If we credit any of this, Roy's dependence on Ramsden's abilities was even closer than the official reports suggested. It does seem clear that Roy controlled the successful achievement of his goal—to make a measurement and create a technology of unprecedented accuracy—not so much by mastery of the necessary technique or technology, but rather by command of the social situation through his influence in the Royal Society and in the Ordnance. Roy could purchase Ramsden's and Dalby's know-how and employ them to write the difficult technological and mathematical passages in his reports. Like Ramsden, Dalby complained that Roy could not judge his work competently, and he had to append a long list of corrections to Roy's final paper in 1790.
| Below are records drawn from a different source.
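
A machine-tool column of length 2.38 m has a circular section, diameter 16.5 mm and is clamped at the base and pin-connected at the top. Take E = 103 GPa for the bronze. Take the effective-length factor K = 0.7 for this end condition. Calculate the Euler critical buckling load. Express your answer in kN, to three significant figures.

I = πd⁴/64 = π×16.5⁴/64 = 3.638×10^3 mm⁴
I = 3.638×10^3 mm⁴ = 3.638×10^-9 m⁴
Effective length L_e = K·L = 0.7 × 2.38 = 1.666 m
P_cr = π²EI / L_e² = π² × 103×10⁹ × 3.638×10^-9 / 1.666² = 1.333×10^3 N

P_cr ≈ 1.33 kN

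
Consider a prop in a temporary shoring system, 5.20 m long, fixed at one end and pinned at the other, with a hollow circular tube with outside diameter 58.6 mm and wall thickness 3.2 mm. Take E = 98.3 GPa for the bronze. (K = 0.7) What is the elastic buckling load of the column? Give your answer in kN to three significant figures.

P_cr ≈ 15.7 kN

Inner diameter d_i = 58.6 − 2×3.2 = 52.20 mm
I = π(d_o⁴ − d_i⁴)/64 = π(58.6⁴ − 52.20⁴)/64 = 2.144×10^5 mm⁴
I = 2.144×10^5 mm⁴ = 2.144×10^-7 m⁴
Effective length L_e = K·L = 0.7 × 5.20 = 3.640 m
P_cr = π²EI / L_e² = π² × 98.3×10⁹ × 2.144×10^-7 / 3.640² = 1.570×10^4 N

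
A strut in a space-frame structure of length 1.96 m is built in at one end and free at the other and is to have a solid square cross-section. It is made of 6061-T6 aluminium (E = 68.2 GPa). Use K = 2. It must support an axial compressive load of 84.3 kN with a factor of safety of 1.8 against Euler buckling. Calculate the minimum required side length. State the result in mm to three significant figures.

Required P_cr = n·P = 1.8 × 84.3 = 151.7 kN
L_e = K·L = 2 × 1.96 = 3.920 m
Required I = P_cr·L_e²/(π²E) = 1.517×10^5 × 3.920² / (π² × 6.82×10^10) = 3.464×10^-6 m⁴
I_req = 3.464×10^6 mm⁴
Solid square: I = a⁴/12  ⇒  a = (12I)^(1/4) = (12×3.464×10^6)^(1/4) = 80.3 mm

a ≈ 80.3 mm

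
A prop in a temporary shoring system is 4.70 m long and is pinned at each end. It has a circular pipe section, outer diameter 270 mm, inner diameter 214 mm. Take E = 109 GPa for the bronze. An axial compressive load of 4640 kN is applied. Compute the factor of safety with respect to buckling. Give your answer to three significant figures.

n ≈ 1.66

d_o = 270 mm, d_i = 214 mm
I = π(d_o⁴ − d_i⁴)/64 = π(270⁴ − 214.0⁴)/64 = 1.579×10^8 mm⁴
I = 1.579×10^8 mm⁴ = 1.579×10^-4 m⁴
Effective length L_e = K·L = 1 × 4.70 = 4.700 m
P_cr = π²EI / L_e² = π² × 109×10⁹ × 1.579×10^-4 / 4.700² = 7.691×10^6 N
Factor of safety n = P_cr / P = 7690.8 / 4640 = 1.66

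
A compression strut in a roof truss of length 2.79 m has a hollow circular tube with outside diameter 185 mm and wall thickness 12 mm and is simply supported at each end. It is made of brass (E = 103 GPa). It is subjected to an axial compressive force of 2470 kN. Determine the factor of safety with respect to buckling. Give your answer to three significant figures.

Inner diameter d_i = 185 − 2×12 = 161.0 mm
I = π(d_o⁴ − d_i⁴)/64 = π(185⁴ − 161.0⁴)/64 = 2.452×10^7 mm⁴
I = 2.452×10^7 mm⁴ = 2.452×10^-5 m⁴
Effective length L_e = K·L = 1 × 2.79 = 2.790 m
P_cr = π²EI / L_e² = π² × 103×10⁹ × 2.452×10^-5 / 2.790² = 3.202×10^6 N
Factor of safety n = P_cr / P = 3201.8 / 2470 = 1.30

n ≈ 1.30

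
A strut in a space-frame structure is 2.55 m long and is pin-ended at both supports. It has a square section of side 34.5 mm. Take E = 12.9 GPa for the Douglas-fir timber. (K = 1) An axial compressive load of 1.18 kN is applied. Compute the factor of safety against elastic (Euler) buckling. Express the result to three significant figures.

I = a⁴/12 = 34.5⁴/12 = 1.181×10^5 mm⁴
I = 1.181×10^5 mm⁴ = 1.181×10^-7 m⁴
Effective length L_e = K·L = 1 × 2.55 = 2.550 m
P_cr = π²EI / L_e² = π² × 12.9×10⁹ × 1.181×10^-7 / 2.550² = 2.312×10^3 N
Factor of safety n = P_cr / P = 2.3116 / 1.18 = 1.96

n ≈ 1.96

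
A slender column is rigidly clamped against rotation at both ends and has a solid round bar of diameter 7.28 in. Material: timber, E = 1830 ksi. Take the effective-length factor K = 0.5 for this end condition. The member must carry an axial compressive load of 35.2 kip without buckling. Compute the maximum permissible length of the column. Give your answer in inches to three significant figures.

L_max ≈ 532 in

I = πd⁴/64 = π×7.28⁴/64 = 137.9 in⁴
At the buckling limit P_cr = P = 3.520×10^4 lb
From P_cr = π²EI/(K·L)²:  L = (1/K)·√(π²EI/P_cr) = (1/0.5)·√(π²×1.83×10^6×137.9/3.520×10^4)
L = 532 in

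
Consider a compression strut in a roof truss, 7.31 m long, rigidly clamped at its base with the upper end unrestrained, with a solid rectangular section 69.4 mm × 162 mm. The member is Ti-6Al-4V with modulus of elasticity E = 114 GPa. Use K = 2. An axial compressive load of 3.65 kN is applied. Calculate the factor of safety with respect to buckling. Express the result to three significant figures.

n ≈ 6.51

Buckling occurs about the weak axis: I_min = h·b³/12 with b = 69.4 mm (the shorter side).
I_min = 162×69.4³/12 = 4.512×10^6 mm⁴
I = 4.512×10^6 mm⁴ = 4.512×10^-6 m⁴
Effective length L_e = K·L = 2 × 7.31 = 14.62 m
P_cr = π²EI / L_e² = π² × 114×10⁹ × 4.512×10^-6 / 14.62² = 2.375×10^4 N
Factor of safety n = P_cr / P = 23.753 / 3.65 = 6.51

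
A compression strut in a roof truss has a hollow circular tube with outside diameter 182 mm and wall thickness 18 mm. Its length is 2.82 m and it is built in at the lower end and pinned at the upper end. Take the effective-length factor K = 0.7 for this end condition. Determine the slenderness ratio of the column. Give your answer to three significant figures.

Inner diameter d_i = 182 − 2×18 = 146.0 mm
I = π(d_o⁴ − d_i⁴)/64 = π(182⁴ − 146.0⁴)/64 = 3.155×10^7 mm⁴
A = 9.274×10^3 mm²;  r_min = √(I/A) = √(3.155×10^7/9.274×10^3) = 58.33 mm
L_e = K·L = 0.7 × 2.82 m = 1.974 m = 1974.0 mm
λ = L_e / r_min = 1974.0 / 58.33 = 33.8

λ ≈ 33.8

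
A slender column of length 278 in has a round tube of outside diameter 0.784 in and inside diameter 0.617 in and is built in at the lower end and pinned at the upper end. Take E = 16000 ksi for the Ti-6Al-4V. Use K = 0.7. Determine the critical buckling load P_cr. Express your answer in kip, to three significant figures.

P_cr ≈ 0.0477 kip

d_o = 0.784 in, d_i = 0.617 in
I = π(d_o⁴ − d_i⁴)/64 = π(0.784⁴ − 0.6170⁴)/64 = 1.143×10^-2 in⁴
Effective length L_e = K·L = 0.7 × 278 = 194.6 in
P_cr = π²EI / L_e² = π² × 16000×10³ × 1.143×10^-2 / 194.6² = 47.67 lb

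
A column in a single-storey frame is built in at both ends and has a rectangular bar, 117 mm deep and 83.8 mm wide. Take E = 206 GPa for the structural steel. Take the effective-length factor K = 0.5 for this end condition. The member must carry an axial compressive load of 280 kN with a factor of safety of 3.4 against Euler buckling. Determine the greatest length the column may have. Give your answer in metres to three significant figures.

Buckling occurs about the weak axis: I_min = h·b³/12 with b = 83.8 mm (the shorter side).
I_min = 117×83.8³/12 = 5.738×10^6 mm⁴
I = 5.738×10^-6 m⁴
Required critical load P_cr = n·P = 3.4 × 280 = 952.0 kN = 9.520×10^5 N
From P_cr = π²EI/(K·L)²:  L = (1/K)·√(π²EI/P_cr) = (1/0.5)·√(π²×2.06×10^11×5.738×10^-6/9.520×10^5)
L = 7.00 m

L_max ≈ 7.00 m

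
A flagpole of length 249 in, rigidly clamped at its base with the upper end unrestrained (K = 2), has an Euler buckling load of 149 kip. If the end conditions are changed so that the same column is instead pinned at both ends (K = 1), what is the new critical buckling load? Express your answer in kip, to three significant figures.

P_cr ≈ 596 kip

P_cr ∝ 1/K², so P_cr,new = P_cr,old × (K_old/K_new)² = 149 × (2/1)²
= 149 × 4.000 = 596 kip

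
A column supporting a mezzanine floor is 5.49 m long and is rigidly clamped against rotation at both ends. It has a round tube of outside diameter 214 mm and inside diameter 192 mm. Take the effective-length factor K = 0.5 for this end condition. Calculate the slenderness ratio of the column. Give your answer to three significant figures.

λ ≈ 38.2

d_o = 214 mm, d_i = 192 mm
I = π(d_o⁴ − d_i⁴)/64 = π(214⁴ − 192.0⁴)/64 = 3.624×10^7 mm⁴
A = 7.015×10^3 mm²;  r_min = √(I/A) = √(3.624×10^7/7.015×10^3) = 71.88 mm
L_e = K·L = 0.5 × 5.49 m = 2.745 m = 2745.0 mm
λ = L_e / r_min = 2745.0 / 71.88 = 38.2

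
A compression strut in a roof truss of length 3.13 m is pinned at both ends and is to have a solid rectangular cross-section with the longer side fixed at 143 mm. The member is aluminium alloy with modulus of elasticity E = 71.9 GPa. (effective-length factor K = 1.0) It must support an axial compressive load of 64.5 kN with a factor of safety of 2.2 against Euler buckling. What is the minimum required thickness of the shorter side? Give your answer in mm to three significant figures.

b ≈ 54.8 mm

Required P_cr = n·P = 2.2 × 64.5 = 141.9 kN
L_e = K·L = 1 × 3.13 = 3.130 m
Required I = P_cr·L_e²/(π²E) = 1.419×10^5 × 3.130² / (π² × 7.19×10^10) = 1.959×10^-6 m⁴
I_req = 1.959×10^6 mm⁴
Rectangle, weak axis: I_min = h·b³/12 with h = 143 mm fixed  ⇒  b = (12I/h)^(1/3) = 54.8 mm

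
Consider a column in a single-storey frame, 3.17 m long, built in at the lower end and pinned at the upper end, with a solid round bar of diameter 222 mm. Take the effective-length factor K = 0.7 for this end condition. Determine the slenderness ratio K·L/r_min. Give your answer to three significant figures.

I = πd⁴/64 = π×222⁴/64 = 1.192×10^8 mm⁴
A = 3.871×10^4 mm²;  r_min = √(I/A) = √(1.192×10^8/3.871×10^4) = 55.50 mm
L_e = K·L = 0.7 × 3.17 m = 2.219 m = 2219.0 mm
λ = L_e / r_min = 2219.0 / 55.50 = 40.0

λ ≈ 40.0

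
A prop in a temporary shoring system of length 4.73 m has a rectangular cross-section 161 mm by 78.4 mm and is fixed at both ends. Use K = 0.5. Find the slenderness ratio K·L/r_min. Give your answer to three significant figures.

For a rectangle r_min = b/√12 = 78.4/√12 = 22.63 mm
L_e = K·L = 0.5 × 4.73 m = 2.365 m = 2365.0 mm
λ = L_e / r_min = 2365.0 / 22.63 = 104

λ ≈ 104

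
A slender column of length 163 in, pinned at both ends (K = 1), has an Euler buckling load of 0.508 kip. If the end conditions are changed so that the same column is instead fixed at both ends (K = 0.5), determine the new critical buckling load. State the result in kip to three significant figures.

P_cr ≈ 2.03 kip

P_cr ∝ 1/K², so P_cr,new = P_cr,old × (K_old/K_new)² = 0.508 × (1/0.5)²
= 0.508 × 4.000 = 2.03 kip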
The rhetoric of accuracy that helped to cover up those disputes was meant to inspire faith in a vast and costly undertaking like a national survey. When Roy invited the citizens of London to confirm the accuracy of his measurements by stepping out on their rooftops and sighting the angles between buildings that had been used as triangulation stations, the cartographic entrepreneur was speaking. When the state or the public supported the geodetic and cartographic sciences, they were offered accuracy in return for their money. When they were promised "absolute" or "mathematical" accuracy, they no doubt expected new and superior technology.
Accuracy and Technology
Another of Roy's rhetorical devices was his repeated use of the word "truth" in describing the intended goal of exact measurement. The quest for "truth" meant a quest for accuracy; and in surveying it covered all the steps of the operation, not just the final result. Since everything had to be superior to previous surveys, everything had to be new . Because of their novelty, the methods and instruments had to be meticulously described so that the public could affirm their value. Hence the many pages of technical description and numerous plates that made Roy's reports a résumé of the state of the art of trigonometrical surveying. Delambre's account of the methods used in the metric survey would play the same part ten years later.
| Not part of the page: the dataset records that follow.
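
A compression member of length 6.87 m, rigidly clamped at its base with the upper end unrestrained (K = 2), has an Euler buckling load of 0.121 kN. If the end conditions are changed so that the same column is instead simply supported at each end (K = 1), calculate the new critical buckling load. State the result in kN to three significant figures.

P_cr ∝ 1/K², so P_cr,new = P_cr,old × (K_old/K_new)² = 0.121 × (2/1)²
= 0.121 × 4.000 = 0.484 kN

P_cr ≈ 0.484 kN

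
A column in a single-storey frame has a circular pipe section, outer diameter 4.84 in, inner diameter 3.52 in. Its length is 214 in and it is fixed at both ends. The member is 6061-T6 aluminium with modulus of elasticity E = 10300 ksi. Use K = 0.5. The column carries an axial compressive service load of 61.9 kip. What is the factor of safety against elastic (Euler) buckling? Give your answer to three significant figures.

n ≈ 2.78

d_o = 4.84 in, d_i = 3.52 in
I = π(d_o⁴ − d_i⁴)/64 = π(4.84⁴ − 3.520⁴)/64 = 19.40 in⁴
Effective length L_e = K·L = 0.5 × 214 = 107.0 in
P_cr = π²EI / L_e² = π² × 10300×10³ × 19.40 / 107.0² = 1.723×10^5 lb
Factor of safety n = P_cr / P = 172.26 / 61.9 = 2.78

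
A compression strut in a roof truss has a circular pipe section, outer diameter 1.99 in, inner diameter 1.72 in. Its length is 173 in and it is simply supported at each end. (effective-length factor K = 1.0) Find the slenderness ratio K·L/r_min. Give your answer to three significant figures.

d_o = 1.99 in, d_i = 1.72 in
I = π(d_o⁴ − d_i⁴)/64 = π(1.99⁴ − 1.720⁴)/64 = 0.3402 in⁴
A = 0.7867 in²;  r_min = √(I/A) = √(0.3402/0.7867) = 0.6576 in
L_e = K·L = 1 × 173 = 173.0 in
λ = L_e / r_min = 173.00 / 0.6576 = 263

λ ≈ 263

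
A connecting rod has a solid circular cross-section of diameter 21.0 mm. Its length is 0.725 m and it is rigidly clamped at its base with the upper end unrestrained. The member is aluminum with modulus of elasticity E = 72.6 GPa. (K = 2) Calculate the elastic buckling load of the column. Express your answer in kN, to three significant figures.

I = πd⁴/64 = π×21.0⁴/64 = 9.547×10^3 mm⁴
I = 9.547×10^3 mm⁴ = 9.547×10^-9 m⁴
Effective length L_e = K·L = 2 × 0.725 = 1.450 m
P_cr = π²EI / L_e² = π² × 72.6×10⁹ × 9.547×10^-9 / 1.450² = 3.253×10^3 N

P_cr ≈ 3.25 kN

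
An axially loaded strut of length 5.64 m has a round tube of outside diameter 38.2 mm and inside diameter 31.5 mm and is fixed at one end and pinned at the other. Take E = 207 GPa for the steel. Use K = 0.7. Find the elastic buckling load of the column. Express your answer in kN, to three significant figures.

P_cr ≈ 7.37 kN

d_o = 38.2 mm, d_i = 31.5 mm
I = π(d_o⁴ − d_i⁴)/64 = π(38.2⁴ − 31.50⁴)/64 = 5.620×10^4 mm⁴
I = 5.620×10^4 mm⁴ = 5.620×10^-8 m⁴
Effective length L_e = K·L = 0.7 × 5.64 = 3.948 m
P_cr = π²EI / L_e² = π² × 207×10⁹ × 5.620×10^-8 / 3.948² = 7.366×10^3 N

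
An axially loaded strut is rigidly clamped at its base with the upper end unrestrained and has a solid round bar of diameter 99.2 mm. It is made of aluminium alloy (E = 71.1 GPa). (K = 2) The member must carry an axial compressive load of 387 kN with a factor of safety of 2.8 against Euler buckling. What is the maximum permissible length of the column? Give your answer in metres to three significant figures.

L_max ≈ 0.877 m

I = πd⁴/64 = π×99.2⁴/64 = 4.754×10^6 mm⁴
I = 4.754×10^-6 m⁴
Required critical load P_cr = n·P = 2.8 × 387 = 1084 kN = 1.084×10^6 N
From P_cr = π²EI/(K·L)²:  L = (1/K)·√(π²EI/P_cr) = (1/2)·√(π²×7.11×10^10×4.754×10^-6/1.084×10^6)
L = 0.877 m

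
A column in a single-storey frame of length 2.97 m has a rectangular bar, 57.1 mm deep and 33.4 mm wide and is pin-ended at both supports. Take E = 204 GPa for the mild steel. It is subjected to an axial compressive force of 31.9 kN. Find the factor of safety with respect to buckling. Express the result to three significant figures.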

The high precision of Roy's work made it possible to calibrate simpler and more convenient methods. His measurement of the baseline on Hounslow Heath is a case in point. At first Roy used the traditional wooden rods as measuring sticks. He rejected these because their contraction and expansion varied erratically with humidity, and replaced them with glass tubes, whose lengths depended only on the temperature in a way accurately determinable by Ramsden's pyrometer. Roy knew about the properties of glass from his work with the barometer: the use of glass tubes for the baseline measurement was an imaginative piece of technology transfer from barometry to geodesy. Roy used the glass tubes to control
measurements with a surveyor's chain, also from Ramsden's workshop. The chain did well, and since it was easier to handle than glass tubes or metal bars, Roy recommended it for surveying. The chain would be good enough for the national survey, for which, as Roy put it, "there would not be any necessity for that wonderful exactness" requisite in the Paris-Greenwich triangulation. Thus "scientific" exactness became a benchmark in the creation of a solid and efficient surveying technology.
Simplifications of surveying practices were not an accidental spinoff from scientific work: Roy had identified the development of more efficient surveying techniques as an explicit goal of the triangulation. Cassini de Thury had likewise pointed out that instruments had to be simplified and made portable in order to make practical the technology of surveying. The repeating circle accomplished both objectives. The British theodolite did not meet the needs of the ordinary surveyor, but was practical in an organization that could maintain a work force to transport it, erect solid stations, operate cranes, and so forth. In short, British technology was serviceable in a military organization.